Der Beisitzer im Bundesvorstand, Alexander Wolf, sagte am Montag der JUNGEN FREIHEIT: „Das Spitzenteam Joana Cotar und Tino Chrupalla steht für Ost und West, Mann und Frau, und – ganz wichtig – in einem solchen Team können sich alle Strömungen unserer Partei wiederfinden. Joana Cotar unterstreicht klar unseren freiheitlich-konservativen Kurs. Zusammen haben beide die Chance, eine überwältigende Mehrheit der AfD hinter sich zu vereinen.“ Außerdem sei sie ein Sympathieträger, was jeder unterstreichen könne, der sie kenne.
„Ich bin gefragt worden und stehe bereit dafür“
Zuvor hatte sich auch Bundesschatzmeister Carsten Hütter aus Sachsen für Cotar und Chrupalla ausgesprochen. „Das wäre doch ein Spitzenteam“, schrieb er am Sonntag auf Facebook. Auch ein weiteres Bundesvorstandsmitglied äußerte sich gegenüber der JF wohlwollend über den Vorschlag.

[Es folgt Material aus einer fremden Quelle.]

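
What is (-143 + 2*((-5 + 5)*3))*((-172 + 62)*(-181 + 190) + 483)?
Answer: 72501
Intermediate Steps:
(-143 + 2*((-5 + 5)*3))*((-172 + 62)*(-181 + 190) + 483) = (-143 + 2*(0*3))*(-110*9 + 483) = (-143 + 2*0)*(-990 + 483) = (-143 + 0)*(-507) = -143*(-507) = 72501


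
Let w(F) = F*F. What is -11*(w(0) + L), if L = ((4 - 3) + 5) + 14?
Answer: -220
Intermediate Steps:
w(F) = F²
L = 20 (L = (1 + 5) + 14 = 6 + 14 = 20)
-11*(w(0) + L) = -11*(0² + 20) = -11*(0 + 20) = -11*20 = -220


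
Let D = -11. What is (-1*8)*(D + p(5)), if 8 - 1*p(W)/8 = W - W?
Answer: -424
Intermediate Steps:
p(W) = 64 (p(W) = 64 - 8*(W - W) = 64 - 8*0 = 64 + 0 = 64)
(-1*8)*(D + p(5)) = (-1*8)*(-11 + 64) = -8*53 = -424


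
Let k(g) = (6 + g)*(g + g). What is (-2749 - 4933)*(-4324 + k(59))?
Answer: -25703972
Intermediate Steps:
k(g) = 2*g*(6 + g) (k(g) = (6 + g)*(2*g) = 2*g*(6 + g))
(-2749 - 4933)*(-4324 + k(59)) = (-2749 - 4933)*(-4324 + 2*59*(6 + 59)) = -7682*(-4324 + 2*59*65) = -7682*(-4324 + 7670) = -7682*3346 = -25703972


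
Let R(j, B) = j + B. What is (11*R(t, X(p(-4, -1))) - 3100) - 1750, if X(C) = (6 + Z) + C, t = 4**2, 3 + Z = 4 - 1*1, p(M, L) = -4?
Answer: -4652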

Cotar selbst sagte auf Nachfrage der JF: „Ich bin tatsächlich gefragt worden, ob ich kandidieren würde und grundsätzlich stehe ich auch bereit dafür. Allerdings ist das ein Vorgang, der tief in die Partei hineinwirkt und der integrativ sein sollte. Die Gespräche laufen. Mehr möchte ich im Moment dazu nicht sagen.“ Die in Rumänien geborene Eventmanagerin ist seit Herbst Mitglied im Bundesvorstand.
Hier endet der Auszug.